I don't have the actual examples given in textbooks, but I have questions (cough whole textbook online cough).

^_^

 

[...]

Originally posted by Grey Council
lol, contact me, if you want.
I don't have the actual examples given in textbooks, but I have questions (cough whole textbook online cough).

^_^

haha, thx but i'm capped atm..unless its html, i can't download anyhting


ok, heres another n00b one

Use De Moivre's theorem to find all z where
z² = -i

i'm assuming they are asking roots of unity??

edit: this is the answer in the book..

[1/ sqrt(2)] [1- i]
[1/ sqrt(2)] [-1+ i]

 

[CM_Tutor]

Express -i in mod-arg form. You should get cos(-pi/2) + isin(-pi/2)

So, z² = cos(-pi/2) + isin(-pi/2) = cos(2k * pi - pi/2) + isin(2k * pi - pi/2), where k is any integer.
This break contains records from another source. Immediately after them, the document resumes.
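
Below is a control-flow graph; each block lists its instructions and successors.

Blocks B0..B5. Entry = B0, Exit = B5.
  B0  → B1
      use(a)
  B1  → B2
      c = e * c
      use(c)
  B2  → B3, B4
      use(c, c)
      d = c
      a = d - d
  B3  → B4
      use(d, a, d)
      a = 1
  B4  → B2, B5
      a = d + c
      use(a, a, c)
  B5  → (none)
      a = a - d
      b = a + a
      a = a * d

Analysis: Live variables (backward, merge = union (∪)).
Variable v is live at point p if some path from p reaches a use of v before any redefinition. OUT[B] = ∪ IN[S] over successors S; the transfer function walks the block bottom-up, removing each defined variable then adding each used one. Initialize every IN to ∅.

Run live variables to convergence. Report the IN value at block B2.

Answer: {c}

Trace:
Converged values:
  B0: | IN={a, c, e} | OUT={c, e}
  B1: | IN={c, e} | OUT={c}
  B2: | IN={c} | OUT={a, c, d}
  B3: | IN={a, c, d} | OUT={c, d}
  B4: | IN={c, d} | OUT={a, c, d}
  B5: | IN={a, d} | OUT={}

Merge at B2: OUT[B2] = IN[B3] ⊔ IN[B4] = {a, c, d}
Applying B2's transfer function to that OUT value gives IN[B2] (row B2 above).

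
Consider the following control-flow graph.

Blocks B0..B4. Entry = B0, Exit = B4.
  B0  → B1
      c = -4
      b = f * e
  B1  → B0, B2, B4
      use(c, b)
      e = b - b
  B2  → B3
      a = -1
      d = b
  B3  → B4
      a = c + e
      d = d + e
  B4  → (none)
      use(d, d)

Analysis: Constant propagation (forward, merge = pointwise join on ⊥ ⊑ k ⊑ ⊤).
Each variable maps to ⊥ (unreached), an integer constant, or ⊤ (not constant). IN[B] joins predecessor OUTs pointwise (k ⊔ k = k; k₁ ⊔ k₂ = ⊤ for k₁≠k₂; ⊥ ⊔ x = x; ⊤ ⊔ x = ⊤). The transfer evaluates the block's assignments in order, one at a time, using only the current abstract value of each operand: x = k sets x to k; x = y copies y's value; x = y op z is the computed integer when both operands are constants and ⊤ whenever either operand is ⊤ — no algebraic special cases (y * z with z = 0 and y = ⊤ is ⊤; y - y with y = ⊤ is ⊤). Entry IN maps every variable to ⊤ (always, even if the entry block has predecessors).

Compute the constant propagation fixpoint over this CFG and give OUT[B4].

Fixpoint table:
  B0:   IN=(all ⊤)   OUT={c:-4; rest ⊤}
  B1:   IN={c:-4; rest ⊤}   OUT={c:-4; rest ⊤}
  B2:   IN={c:-4; rest ⊤}   OUT={a:-1, c:-4; rest ⊤}
  B3:   IN={a:-1, c:-4; rest ⊤}   OUT={c:-4; rest ⊤}
  B4:   IN={c:-4; rest ⊤}   OUT={c:-4; rest ⊤}

Merge at B4: IN[B4] = OUT[B1] ⊔ OUT[B3] = {a: ⊤, b: ⊤, c: -4, d: ⊤, e: ⊤, f: ⊤}
Applying B4's transfer function to that IN value gives OUT[B4] (row B4 above).

Answer: {a: ⊤, b: ⊤, c: -4, d: ⊤, e: ⊤, f: ⊤}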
By De Moivre's theorem, z = cos(k * pi - pi/4) + isin(k * pi - pi/4)
and taking k = 0 and k = 1, the two solutions are:
z = cos(-pi/4) + isin(-pi/4) = (1 - i) / sqrt(2) and z = cos(3pi/4) + isin(3pi/4) = (-1 + i) / sqrt(2)

If you hadn't been asked to use De Moivre's theorem, you could have said:

Let z = x + iy, and so z² = x² - y² + 2ixy = -i
Equating real and imaginary parts, you get x² - y² = 0 and 2xy = -1
You could then solve simultaneously for x and y, and the problem is solved.

 

[...]

Originally posted by CM_Tutor
So, z² = cos(-pi/2) + isin(-pi/2) = cos(2k * pi - pi/2) + isin(2k * pi - pi/2), where k is any integer.

ahhh..so u don't just sub K as 0,1..but rather subing the mod in there as well?